Idaho National Laboratory, Idaho Falls, ID

Paper No. PVP2005-71721, pp. 381-389; 9 pages
  • ASME 2005 Pressure Vessels and Piping Conference
  • Volume 7: Operations, Applications, and Components
  • Denver, Colorado, USA, July 17–21, 2005
  • Conference Sponsors: Pressure Vessels and Piping Division
  • ISBN: 0-7918-4192-8 | eISBN: 0-7918-3763-7
  • Copyright © 2005 by ASME


This paper describes the engineering design and development of a novel 2004 R&D 100 award winning probe system that is used to monitor and collect samples from within waste areas safely — without negative exposure to the environment or people. The Idaho National Laboratory (INL) has developed a multiple-use, low-cost subsurface probing system to safely sample and monitor targeted subsurface areas, from within and below abandoned or active landfills, mining areas, farms, airports, or from any of the more than 77,000 identified potentially hazardous waste sites across the U.S. The probe system uses a unique probe casing and tip system that—once placed in a zone of interest—accepts instrument inserts to provide invaluable potential contaminate transport or other data from saturated or unsaturated waste zones, or from groundwater zones.

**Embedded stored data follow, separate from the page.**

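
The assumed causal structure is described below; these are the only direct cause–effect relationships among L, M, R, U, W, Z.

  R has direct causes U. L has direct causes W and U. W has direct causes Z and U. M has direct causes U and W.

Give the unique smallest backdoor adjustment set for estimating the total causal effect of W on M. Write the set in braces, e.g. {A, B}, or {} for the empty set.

Variables eligible for adjustment (non-descendants of W, excluding W and M): {R, U, Z}.
Backdoor paths from W to M:
  P1: W <- U -> M
The empty set is not sufficient: P1 (W <- U -> M) has no collider blocking it and no conditioned non-collider, so it is open.
Try {U}:
  P1: blocked at fork node U ∈ conditioning set.
{U} contains no descendant of W and blocks every backdoor path.
No other singleton works — e.g. {Z} leaves P1 open — so {U} is the unique smallest valid adjustment set.

{U}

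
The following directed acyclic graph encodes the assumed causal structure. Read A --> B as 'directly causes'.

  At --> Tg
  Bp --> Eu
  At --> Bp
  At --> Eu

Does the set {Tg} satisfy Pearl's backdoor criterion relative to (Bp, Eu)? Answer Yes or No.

Backdoor paths from Bp to Eu (paths whose first edge points into Bp):
  P1: Bp <- At -> Eu
Condition 1 (no descendant of Bp in the set): holds — descendants of Bp are {Eu}; none are in {Tg}.
Condition 2 (every backdoor path blocked by {Tg}):
  P1: open — no interior node is in the conditioning set.
{Tg} does not satisfy the backdoor criterion.

No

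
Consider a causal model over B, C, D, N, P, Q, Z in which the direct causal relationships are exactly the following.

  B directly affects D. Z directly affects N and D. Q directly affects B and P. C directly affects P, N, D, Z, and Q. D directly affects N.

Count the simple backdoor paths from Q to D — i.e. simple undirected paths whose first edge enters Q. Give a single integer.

A backdoor path from Q to D is any simple undirected path whose first edge points into Q (i.e. leaves Q via a parent).
Parents of Q: {C}.
Enumerating:
  P1: Q <- C -> Z -> D
  P2: Q <- C -> Z -> N <- D
  P3: Q <- C -> D
  P4: Q <- C -> N <- Z -> D
  P5: Q <- C -> N <- D
That exhausts the simple backdoor paths. Count: 5.

5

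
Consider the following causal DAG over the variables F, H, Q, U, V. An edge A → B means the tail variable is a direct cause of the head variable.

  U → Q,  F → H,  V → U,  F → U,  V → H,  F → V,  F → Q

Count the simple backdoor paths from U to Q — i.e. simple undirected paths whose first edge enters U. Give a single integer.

3

A backdoor path from U to Q is any simple undirected path whose first edge points into U (i.e. leaves U via a parent).
Parents of U: {F, V}.
Enumerating:
  P1: U <- F -> Q
  P2: U <- V <- F -> Q
  P3: U <- V -> H <- F -> Q
That exhausts the simple backdoor paths. Count: 3.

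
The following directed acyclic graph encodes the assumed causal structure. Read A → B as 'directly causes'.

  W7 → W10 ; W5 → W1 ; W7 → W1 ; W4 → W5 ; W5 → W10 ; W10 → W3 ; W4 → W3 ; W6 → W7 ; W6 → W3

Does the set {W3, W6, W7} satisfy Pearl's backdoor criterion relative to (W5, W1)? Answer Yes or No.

Backdoor paths from W5 to W1 (paths whose first edge points into W5):
  P1: W5 <- W4 -> W3 <- W6 -> W7 -> W1
  P2: W5 <- W4 -> W3 <- W10 <- W7 -> W1
Condition 1 (no descendant of W5 in the set): FAILS — W3 is a descendant of W5.
Condition 2 (every backdoor path blocked by {W3, W6, W7}):
  P1: blocked at fork node W6 ∈ conditioning set.
  P2: blocked at fork node W7 ∈ conditioning set.
{W3, W6, W7} does not satisfy the backdoor criterion.

No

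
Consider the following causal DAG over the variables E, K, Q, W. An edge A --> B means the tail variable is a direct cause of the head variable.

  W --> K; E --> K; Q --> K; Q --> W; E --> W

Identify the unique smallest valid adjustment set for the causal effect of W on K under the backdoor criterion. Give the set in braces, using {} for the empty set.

{E, Q}

Variables eligible for adjustment (non-descendants of W, excluding W and K): {E, Q}.
Backdoor paths from W to K:
  P1: W <- Q -> K
  P2: W <- E -> K
The empty set is not sufficient: P1 (W <- Q -> K) has no collider blocking it and no conditioned non-collider, so it is open.
Try {E, Q}:
  P1: blocked at fork node Q ∈ conditioning set.
  P2: blocked at fork node E ∈ conditioning set.
{E, Q} contains no descendant of W and blocks every backdoor path.
Every element of {E, Q} is needed (dropping E leaves P2 open; dropping Q leaves P1 open), so no proper subset is valid.
Among all size-2 subsets of the eligible variables, only {E, Q} blocks every backdoor path, so it is the unique smallest valid adjustment set.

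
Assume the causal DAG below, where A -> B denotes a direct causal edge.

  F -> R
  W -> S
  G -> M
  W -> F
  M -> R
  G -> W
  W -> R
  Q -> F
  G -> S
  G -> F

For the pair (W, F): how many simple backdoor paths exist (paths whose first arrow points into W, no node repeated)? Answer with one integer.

2

A backdoor path from W to F is any simple undirected path whose first edge points into W (i.e. leaves W via a parent).
Parents of W: {G}.
Enumerating:
  P1: W <- G -> M -> R <- F
  P2: W <- G -> F
That exhausts the simple backdoor paths. Count: 2.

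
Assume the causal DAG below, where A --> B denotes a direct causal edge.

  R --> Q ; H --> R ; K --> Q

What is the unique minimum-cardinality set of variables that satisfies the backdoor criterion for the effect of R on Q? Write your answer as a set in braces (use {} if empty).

Variables eligible for adjustment (non-descendants of R, excluding R and Q): {H, K}.
Backdoor paths from R to Q:
  (none)
With no backdoor paths the empty set already satisfies the criterion, and it is trivially minimal.

{}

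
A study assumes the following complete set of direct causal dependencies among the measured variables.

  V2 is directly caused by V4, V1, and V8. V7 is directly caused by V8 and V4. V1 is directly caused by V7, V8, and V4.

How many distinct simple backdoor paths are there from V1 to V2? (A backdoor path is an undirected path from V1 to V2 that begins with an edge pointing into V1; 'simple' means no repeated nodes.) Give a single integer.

A backdoor path from V1 to V2 is any simple undirected path whose first edge points into V1 (i.e. leaves V1 via a parent).
Parents of V1: {V4, V7, V8}.
Enumerating:
  P1: V1 <- V4 -> V7 <- V8 -> V2
  P2: V1 <- V4 -> V2
  P3: V1 <- V8 -> V7 <- V4 -> V2
  P4: V1 <- V8 -> V2
  P5: V1 <- V7 <- V4 -> V2
  P6: V1 <- V7 <- V8 -> V2
That exhausts the simple backdoor paths. Count: 6.

6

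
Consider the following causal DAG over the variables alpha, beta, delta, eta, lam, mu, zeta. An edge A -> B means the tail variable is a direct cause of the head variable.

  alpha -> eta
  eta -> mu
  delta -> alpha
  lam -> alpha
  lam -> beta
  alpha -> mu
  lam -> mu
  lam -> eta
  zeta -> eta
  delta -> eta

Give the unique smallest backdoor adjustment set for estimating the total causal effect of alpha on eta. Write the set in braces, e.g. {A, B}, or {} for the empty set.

{delta, lam}

Variables eligible for adjustment (non-descendants of alpha, excluding alpha and eta): {beta, delta, lam, zeta}.
Backdoor paths from alpha to eta:
  P1: alpha <- delta -> eta
  P2: alpha <- lam -> eta
  P3: alpha <- lam -> mu <- eta
The empty set is not sufficient: P1 (alpha <- delta -> eta) has no collider blocking it and no conditioned non-collider, so it is open.
Try {delta, lam}:
  P1: blocked at fork node delta ∈ conditioning set.
  P2: blocked at fork node lam ∈ conditioning set.
  P3: blocked at fork node lam ∈ conditioning set.
{delta, lam} contains no descendant of alpha and blocks every backdoor path.
Every element of {delta, lam} is needed (dropping delta leaves P1 open; dropping lam leaves P2 open), so no proper subset is valid.
Among all size-2 subsets of the eligible variables, only {delta, lam} blocks every backdoor path, so it is the unique smallest valid adjustment set.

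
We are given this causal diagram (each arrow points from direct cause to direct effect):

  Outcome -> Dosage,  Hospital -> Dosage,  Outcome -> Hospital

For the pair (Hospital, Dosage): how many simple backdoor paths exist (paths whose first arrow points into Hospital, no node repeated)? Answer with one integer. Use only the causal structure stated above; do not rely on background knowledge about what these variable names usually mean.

A backdoor path from Hospital to Dosage is any simple undirected path whose first edge points into Hospital (i.e. leaves Hospital via a parent).
Parents of Hospital: {Outcome}.
Enumerating:
  P1: Hospital <- Outcome -> Dosage
That exhausts the simple backdoor paths. Count: 1.

1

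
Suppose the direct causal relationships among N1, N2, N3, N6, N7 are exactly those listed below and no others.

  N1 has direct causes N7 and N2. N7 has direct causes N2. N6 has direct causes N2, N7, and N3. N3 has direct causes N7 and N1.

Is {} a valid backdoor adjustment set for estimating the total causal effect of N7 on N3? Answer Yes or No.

No

Backdoor paths from N7 to N3 (paths whose first edge points into N7):
  P1: N7 <- N2 -> N1 -> N3
  P2: N7 <- N2 -> N6 <- N3
Condition 1 (no descendant of N7 in the set): holds — descendants of N7 are {N1, N3, N6}; none are in {}.
Condition 2 (every backdoor path blocked by {}):
  P1: open — no interior node is in the conditioning set.
  P2: blocked at collider N6 (neither it nor any descendant is in the conditioning set).
{} does not satisfy the backdoor criterion.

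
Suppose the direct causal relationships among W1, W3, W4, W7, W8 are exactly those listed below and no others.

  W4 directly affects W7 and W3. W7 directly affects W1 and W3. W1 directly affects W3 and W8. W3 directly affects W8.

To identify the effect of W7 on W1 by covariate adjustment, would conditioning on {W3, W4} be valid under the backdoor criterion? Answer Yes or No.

Backdoor paths from W7 to W1 (paths whose first edge points into W7):
  P1: W7 <- W4 -> W3 <- W1
  P2: W7 <- W4 -> W3 -> W8 <- W1
Condition 1 (no descendant of W7 in the set): FAILS — W3 is a descendant of W7.
Condition 2 (every backdoor path blocked by {W3, W4}):
  P1: blocked at fork node W4 ∈ conditioning set.
  P2: blocked at fork node W4 ∈ conditioning set.
{W3, W4} does not satisfy the backdoor criterion.

No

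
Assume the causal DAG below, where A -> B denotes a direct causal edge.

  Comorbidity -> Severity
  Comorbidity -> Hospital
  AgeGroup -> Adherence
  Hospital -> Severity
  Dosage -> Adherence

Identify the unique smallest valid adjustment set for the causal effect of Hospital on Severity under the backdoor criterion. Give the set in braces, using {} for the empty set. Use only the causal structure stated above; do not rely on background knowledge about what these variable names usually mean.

{Comorbidity}

Variables eligible for adjustment (non-descendants of Hospital, excluding Hospital and Severity): {Adherence, AgeGroup, Comorbidity, Dosage}.
Backdoor paths from Hospital to Severity:
  P1: Hospital <- Comorbidity -> Severity
The empty set is not sufficient: P1 (Hospital <- Comorbidity -> Severity) has no collider blocking it and no conditioned non-collider, so it is open.
Try {Comorbidity}:
  P1: blocked at fork node Comorbidity ∈ conditioning set.
{Comorbidity} contains no descendant of Hospital and blocks every backdoor path.
No other singleton works — e.g. {AgeGroup} leaves P1 open — so {Comorbidity} is the unique smallest valid adjustment set.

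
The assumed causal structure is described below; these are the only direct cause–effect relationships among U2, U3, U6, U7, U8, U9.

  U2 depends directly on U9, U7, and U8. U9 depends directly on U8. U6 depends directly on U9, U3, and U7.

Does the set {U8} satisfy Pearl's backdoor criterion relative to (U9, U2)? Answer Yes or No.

Yes

Backdoor paths from U9 to U2 (paths whose first edge points into U9):
  P1: U9 <- U8 -> U2
Condition 1 (no descendant of U9 in the set): holds — descendants of U9 are {U2, U6}; none are in {U8}.
Condition 2 (every backdoor path blocked by {U8}):
  P1: blocked at fork node U8 ∈ conditioning set.
{U8} satisfies the backdoor criterion.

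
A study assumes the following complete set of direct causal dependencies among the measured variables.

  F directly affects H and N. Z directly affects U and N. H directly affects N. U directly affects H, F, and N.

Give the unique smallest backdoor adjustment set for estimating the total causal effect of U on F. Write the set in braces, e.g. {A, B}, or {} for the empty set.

Variables eligible for adjustment (non-descendants of U, excluding U and F): {Z}.
Backdoor paths from U to F:
  P1: U <- Z -> N <- F
  P2: U <- Z -> N <- H <- F
Each backdoor path contains an unconditioned collider, so every path is already blocked with the empty conditioning set:
  P1: blocked at collider N (neither it nor any descendant is in the conditioning set).
  P2: blocked at collider N (neither it nor any descendant is in the conditioning set).
The empty set is therefore the unique smallest valid set.

{}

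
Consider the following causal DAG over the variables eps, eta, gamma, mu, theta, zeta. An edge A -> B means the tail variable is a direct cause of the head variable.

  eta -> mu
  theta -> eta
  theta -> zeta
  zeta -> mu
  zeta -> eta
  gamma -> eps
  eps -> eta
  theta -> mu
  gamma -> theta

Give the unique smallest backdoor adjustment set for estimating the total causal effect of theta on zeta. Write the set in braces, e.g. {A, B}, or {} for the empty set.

Variables eligible for adjustment (non-descendants of theta, excluding theta and zeta): {eps, gamma}.
Backdoor paths from theta to zeta:
  P1: theta <- gamma -> eps -> eta <- zeta
  P2: theta <- gamma -> eps -> eta -> mu <- zeta
Each backdoor path contains an unconditioned collider, so every path is already blocked with the empty conditioning set:
  P1: blocked at collider eta (neither it nor any descendant is in the conditioning set).
  P2: blocked at collider mu (neither it nor any descendant is in the conditioning set).
The empty set is therefore the unique smallest valid set.

{}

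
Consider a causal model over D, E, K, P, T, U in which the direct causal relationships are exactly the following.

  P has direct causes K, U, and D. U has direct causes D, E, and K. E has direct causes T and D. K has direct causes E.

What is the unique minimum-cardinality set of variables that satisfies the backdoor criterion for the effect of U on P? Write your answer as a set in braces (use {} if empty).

Variables eligible for adjustment (non-descendants of U, excluding U and P): {D, E, K, T}.
Backdoor paths from U to P:
  P1: U <- D -> E -> K -> P
  P2: U <- D -> P
  P3: U <- E <- D -> P
  P4: U <- E -> K -> P
  P5: U <- K <- E <- D -> P
  P6: U <- K -> P
The empty set is not sufficient: P1 (U <- D -> E -> K -> P) has no collider blocking it and no conditioned non-collider, so it is open.
Try {D, K}:
  P1: blocked at fork node D ∈ conditioning set.
  P2: blocked at fork node D ∈ conditioning set.
  P3: blocked at fork node D ∈ conditioning set.
  P4: blocked at chain node K ∈ conditioning set.
  P5: blocked at chain node K ∈ conditioning set.
  P6: blocked at fork node K ∈ conditioning set.
{D, K} contains no descendant of U and blocks every backdoor path.
Every element of {D, K} is needed (dropping D leaves P2 open; dropping K leaves P4 open), so no proper subset is valid.
Among all size-2 subsets of the eligible variables, only {D, K} blocks every backdoor path, so it is the unique smallest valid adjustment set.

{D, K}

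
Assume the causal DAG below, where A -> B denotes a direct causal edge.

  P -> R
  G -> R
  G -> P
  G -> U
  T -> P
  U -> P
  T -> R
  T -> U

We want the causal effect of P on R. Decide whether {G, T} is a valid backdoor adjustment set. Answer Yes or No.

Yes

Backdoor paths from P to R (paths whose first edge points into P):
  P1: P <- G -> U <- T -> R
  P2: P <- G -> R
  P3: P <- T -> U <- G -> R
  P4: P <- T -> R
  P5: P <- U <- G -> R
  P6: P <- U <- T -> R
Condition 1 (no descendant of P in the set): holds — descendants of P are {R}; none are in {G, T}.
Condition 2 (every backdoor path blocked by {G, T}):
  P1: blocked at fork node G ∈ conditioning set.
  P2: blocked at fork node G ∈ conditioning set.
  P3: blocked at fork node T ∈ conditioning set.
  P4: blocked at fork node T ∈ conditioning set.
  P5: blocked at fork node G ∈ conditioning set.
  P6: blocked at fork node T ∈ conditioning set.
{G, T} satisfies the backdoor criterion.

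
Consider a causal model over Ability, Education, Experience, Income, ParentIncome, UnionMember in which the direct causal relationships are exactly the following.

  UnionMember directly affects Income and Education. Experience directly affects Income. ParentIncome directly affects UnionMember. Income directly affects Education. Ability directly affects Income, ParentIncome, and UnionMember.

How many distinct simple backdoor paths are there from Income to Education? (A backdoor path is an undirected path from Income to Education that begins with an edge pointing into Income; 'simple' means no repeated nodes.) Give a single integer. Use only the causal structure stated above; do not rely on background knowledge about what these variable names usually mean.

A backdoor path from Income to Education is any simple undirected path whose first edge points into Income (i.e. leaves Income via a parent).
Parents of Income: {Ability, Experience, UnionMember}.
Enumerating:
  P1: Income <- Ability -> ParentIncome -> UnionMember -> Education
  P2: Income <- Ability -> UnionMember -> Education
  P3: Income <- UnionMember -> Education
That exhausts the simple backdoor paths. Count: 3.

3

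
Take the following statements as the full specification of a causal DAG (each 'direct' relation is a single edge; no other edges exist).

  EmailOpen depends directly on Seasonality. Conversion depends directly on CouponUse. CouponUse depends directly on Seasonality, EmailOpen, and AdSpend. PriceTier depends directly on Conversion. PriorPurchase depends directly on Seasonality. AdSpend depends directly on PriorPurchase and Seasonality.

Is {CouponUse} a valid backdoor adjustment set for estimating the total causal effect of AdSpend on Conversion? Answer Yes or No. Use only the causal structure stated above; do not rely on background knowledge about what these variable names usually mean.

No

Backdoor paths from AdSpend to Conversion (paths whose first edge points into AdSpend):
  P1: AdSpend <- Seasonality -> EmailOpen -> CouponUse -> Conversion
  P2: AdSpend <- Seasonality -> CouponUse -> Conversion
  P3: AdSpend <- PriorPurchase <- Seasonality -> EmailOpen -> CouponUse -> Conversion
  P4: AdSpend <- PriorPurchase <- Seasonality -> CouponUse -> Conversion
Condition 1 (no descendant of AdSpend in the set): FAILS — CouponUse is a descendant of AdSpend.
Condition 2 (every backdoor path blocked by {CouponUse}):
  P1: blocked at chain node CouponUse ∈ conditioning set.
  P2: blocked at chain node CouponUse ∈ conditioning set.
  P3: blocked at chain node CouponUse ∈ conditioning set.
  P4: blocked at chain node CouponUse ∈ conditioning set.
{CouponUse} does not satisfy the backdoor criterion.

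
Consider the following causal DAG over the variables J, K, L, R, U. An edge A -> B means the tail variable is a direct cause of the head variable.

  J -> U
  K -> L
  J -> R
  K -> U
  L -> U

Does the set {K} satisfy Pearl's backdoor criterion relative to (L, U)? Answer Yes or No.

Backdoor paths from L to U (paths whose first edge points into L):
  P1: L <- K -> U
Condition 1 (no descendant of L in the set): holds — descendants of L are {U}; none are in {K}.
Condition 2 (every backdoor path blocked by {K}):
  P1: blocked at fork node K ∈ conditioning set.
{K} satisfies the backdoor criterion.

Yes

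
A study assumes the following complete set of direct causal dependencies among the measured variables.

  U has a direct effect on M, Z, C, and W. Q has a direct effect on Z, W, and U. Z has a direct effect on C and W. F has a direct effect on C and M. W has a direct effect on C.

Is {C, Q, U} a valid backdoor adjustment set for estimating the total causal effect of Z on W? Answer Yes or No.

Backdoor paths from Z to W (paths whose first edge points into Z):
  P1: Z <- Q -> U -> W
  P2: Z <- Q -> U -> M <- F -> C <- W
  P3: Z <- Q -> U -> C <- W
  P4: Z <- Q -> W
  P5: Z <- U <- Q -> W
  P6: Z <- U -> W
  P7: Z <- U -> M <- F -> C <- W
  P8: Z <- U -> C <- W
Condition 1 (no descendant of Z in the set): FAILS — C is a descendant of Z.
Condition 2 (every backdoor path blocked by {C, Q, U}):
  P1: blocked at fork node Q ∈ conditioning set.
  P2: blocked at fork node Q ∈ conditioning set.
  P3: blocked at fork node Q ∈ conditioning set.
  P4: blocked at fork node Q ∈ conditioning set.
  P5: blocked at chain node U ∈ conditioning set.
  P6: blocked at fork node U ∈ conditioning set.
  P7: blocked at fork node U ∈ conditioning set.
  P8: blocked at fork node U ∈ conditioning set.
{C, Q, U} does not satisfy the backdoor criterion.

No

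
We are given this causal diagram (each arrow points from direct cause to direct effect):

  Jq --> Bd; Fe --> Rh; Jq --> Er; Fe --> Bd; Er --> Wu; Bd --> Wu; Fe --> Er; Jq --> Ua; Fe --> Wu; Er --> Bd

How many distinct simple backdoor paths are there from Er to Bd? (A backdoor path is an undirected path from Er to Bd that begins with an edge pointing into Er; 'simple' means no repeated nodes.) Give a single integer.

3

A backdoor path from Er to Bd is any simple undirected path whose first edge points into Er (i.e. leaves Er via a parent).
Parents of Er: {Fe, Jq}.
Enumerating:
  P1: Er <- Jq -> Bd
  P2: Er <- Fe -> Bd
  P3: Er <- Fe -> Wu <- Bd
That exhausts the simple backdoor paths. Count: 3.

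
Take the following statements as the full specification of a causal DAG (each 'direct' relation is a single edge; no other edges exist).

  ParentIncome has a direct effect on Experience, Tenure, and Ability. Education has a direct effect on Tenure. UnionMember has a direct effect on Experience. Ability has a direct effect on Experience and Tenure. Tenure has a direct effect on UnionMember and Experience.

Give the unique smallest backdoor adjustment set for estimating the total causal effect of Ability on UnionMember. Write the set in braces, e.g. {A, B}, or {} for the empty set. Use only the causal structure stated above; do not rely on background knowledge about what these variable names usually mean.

{ParentIncome}

Variables eligible for adjustment (non-descendants of Ability, excluding Ability and UnionMember): {Education, ParentIncome}.
Backdoor paths from Ability to UnionMember:
  P1: Ability <- ParentIncome -> Tenure -> UnionMember
  P2: Ability <- ParentIncome -> Tenure -> Experience <- UnionMember
  P3: Ability <- ParentIncome -> Experience <- Tenure -> UnionMember
  P4: Ability <- ParentIncome -> Experience <- UnionMember
The empty set is not sufficient: P1 (Ability <- ParentIncome -> Tenure -> UnionMember) has no collider blocking it and no conditioned non-collider, so it is open.
Try {ParentIncome}:
  P1: blocked at fork node ParentIncome ∈ conditioning set.
  P2: blocked at fork node ParentIncome ∈ conditioning set.
  P3: blocked at fork node ParentIncome ∈ conditioning set.
  P4: blocked at fork node ParentIncome ∈ conditioning set.
{ParentIncome} contains no descendant of Ability and blocks every backdoor path.
No other singleton works — e.g. {Education} leaves P1 open — so {ParentIncome} is the unique smallest valid adjustment set.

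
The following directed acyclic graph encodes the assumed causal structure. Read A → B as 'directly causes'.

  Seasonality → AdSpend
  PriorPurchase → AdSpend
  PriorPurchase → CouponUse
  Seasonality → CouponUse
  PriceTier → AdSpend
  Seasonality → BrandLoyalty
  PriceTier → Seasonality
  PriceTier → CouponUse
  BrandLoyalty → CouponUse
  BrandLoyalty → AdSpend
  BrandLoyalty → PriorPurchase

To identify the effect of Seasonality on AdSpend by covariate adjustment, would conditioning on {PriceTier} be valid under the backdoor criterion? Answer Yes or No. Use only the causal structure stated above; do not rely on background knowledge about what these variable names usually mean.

Backdoor paths from Seasonality to AdSpend (paths whose first edge points into Seasonality):
  P1: Seasonality <- PriceTier -> CouponUse <- BrandLoyalty -> PriorPurchase -> AdSpend
  P2: Seasonality <- PriceTier -> CouponUse <- BrandLoyalty -> AdSpend
  P3: Seasonality <- PriceTier -> CouponUse <- PriorPurchase <- BrandLoyalty -> AdSpend
  P4: Seasonality <- PriceTier -> CouponUse <- PriorPurchase -> AdSpend
  P5: Seasonality <- PriceTier -> AdSpend
Condition 1 (no descendant of Seasonality in the set): holds — descendants of Seasonality are {AdSpend, BrandLoyalty, CouponUse, PriorPurchase}; none are in {PriceTier}.
Condition 2 (every backdoor path blocked by {PriceTier}):
  P1: blocked at fork node PriceTier ∈ conditioning set.
  P2: blocked at fork node PriceTier ∈ conditioning set.
  P3: blocked at fork node PriceTier ∈ conditioning set.
  P4: blocked at fork node PriceTier ∈ conditioning set.
  P5: blocked at fork node PriceTier ∈ conditioning set.
{PriceTier} satisfies the backdoor criterion.

Yes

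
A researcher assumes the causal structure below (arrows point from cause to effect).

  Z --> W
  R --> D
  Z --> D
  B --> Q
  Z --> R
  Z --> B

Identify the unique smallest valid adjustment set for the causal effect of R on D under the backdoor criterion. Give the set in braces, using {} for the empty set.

Variables eligible for adjustment (non-descendants of R, excluding R and D): {B, Q, W, Z}.
Backdoor paths from R to D:
  P1: R <- Z -> D
The empty set is not sufficient: P1 (R <- Z -> D) has no collider blocking it and no conditioned non-collider, so it is open.
Try {Z}:
  P1: blocked at fork node Z ∈ conditioning set.
{Z} contains no descendant of R and blocks every backdoor path.
No other singleton works — e.g. {B} leaves P1 open — so {Z} is the unique smallest valid adjustment set.

{Z}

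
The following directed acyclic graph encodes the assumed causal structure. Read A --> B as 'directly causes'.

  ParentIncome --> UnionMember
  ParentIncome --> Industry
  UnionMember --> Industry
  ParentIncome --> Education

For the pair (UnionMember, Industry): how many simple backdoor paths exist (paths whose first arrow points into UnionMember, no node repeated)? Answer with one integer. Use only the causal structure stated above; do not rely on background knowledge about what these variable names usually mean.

1

A backdoor path from UnionMember to Industry is any simple undirected path whose first edge points into UnionMember (i.e. leaves UnionMember via a parent).
Parents of UnionMember: {ParentIncome}.
Enumerating:
  P1: UnionMember <- ParentIncome -> Industry
That exhausts the simple backdoor paths. Count: 1.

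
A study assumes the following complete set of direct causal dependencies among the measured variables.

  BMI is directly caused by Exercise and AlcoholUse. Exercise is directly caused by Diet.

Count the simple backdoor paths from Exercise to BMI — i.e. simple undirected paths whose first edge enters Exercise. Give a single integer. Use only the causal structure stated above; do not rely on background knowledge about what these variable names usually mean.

A backdoor path from Exercise to BMI is any simple undirected path whose first edge points into Exercise (i.e. leaves Exercise via a parent).
Parents of Exercise: {Diet}.
No simple path from any parent of Exercise reaches BMI without revisiting Exercise, so there are no backdoor paths.

0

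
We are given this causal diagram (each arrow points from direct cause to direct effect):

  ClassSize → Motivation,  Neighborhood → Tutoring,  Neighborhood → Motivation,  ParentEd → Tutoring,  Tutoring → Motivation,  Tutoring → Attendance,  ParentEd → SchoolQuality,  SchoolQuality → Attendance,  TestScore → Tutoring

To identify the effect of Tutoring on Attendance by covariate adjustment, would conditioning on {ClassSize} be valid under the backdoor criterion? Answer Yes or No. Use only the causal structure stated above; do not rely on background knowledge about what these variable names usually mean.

No

Backdoor paths from Tutoring to Attendance (paths whose first edge points into Tutoring):
  P1: Tutoring <- ParentEd -> SchoolQuality -> Attendance
Condition 1 (no descendant of Tutoring in the set): holds — descendants of Tutoring are {Attendance, Motivation}; none are in {ClassSize}.
Condition 2 (every backdoor path blocked by {ClassSize}):
  P1: open — no interior node is in the conditioning set.
{ClassSize} does not satisfy the backdoor criterion.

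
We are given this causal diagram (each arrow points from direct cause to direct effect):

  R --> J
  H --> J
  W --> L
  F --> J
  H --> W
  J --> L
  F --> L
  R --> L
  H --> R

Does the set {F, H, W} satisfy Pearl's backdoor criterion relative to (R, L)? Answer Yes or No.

Yes

Backdoor paths from R to L (paths whose first edge points into R):
  P1: R <- H -> W -> L
  P2: R <- H -> J <- F -> L
  P3: R <- H -> J -> L
Condition 1 (no descendant of R in the set): holds — descendants of R are {J, L}; none are in {F, H, W}.
Condition 2 (every backdoor path blocked by {F, H, W}):
  P1: blocked at fork node H ∈ conditioning set.
  P2: blocked at fork node H ∈ conditioning set.
  P3: blocked at fork node H ∈ conditioning set.
{F, H, W} satisfies the backdoor criterion.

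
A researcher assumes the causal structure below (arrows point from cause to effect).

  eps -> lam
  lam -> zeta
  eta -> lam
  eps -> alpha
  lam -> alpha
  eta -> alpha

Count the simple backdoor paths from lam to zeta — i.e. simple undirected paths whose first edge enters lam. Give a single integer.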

The Geologic and Environmental Probe System (GEOPS) is the newest generation of INL-developed subsurface probes. The system’s robust probe casing platform is installed into or below a waste zone using direct push or sonic drill rigs, using a technique similar to pushing a needle into an apple. Subsurface conditions are not disturbed as in rotary drilling operations, cuttings are not brought to surface during installation, and workers and the surface environment are isolated from contaminants. One key to the capture of samples from the extremes of the subsurface using the GEOPS is the probe tip system. The specially designed tip utilizes a cylindrical section of sintered steel that has small pore openings and are used to filter liquid and gas samples from surrounding soil (i.e., area of interest) into the probe system. The sintered steel filter has reduced material properties, as compared to the probe casing platform and is vulnerable to high loadings, as would be experienced during probe installation. The probe tip system was specially designed to shield the filter component from large compressive and tensile loading and deliver it safely to a target depth. Once the casing is at the desired sampling depth, the instruments are placed into the platform, a vacuum is imposed on the system, and vapor and liquid subsurface samples are brought safely to surface though the sintered steel filter.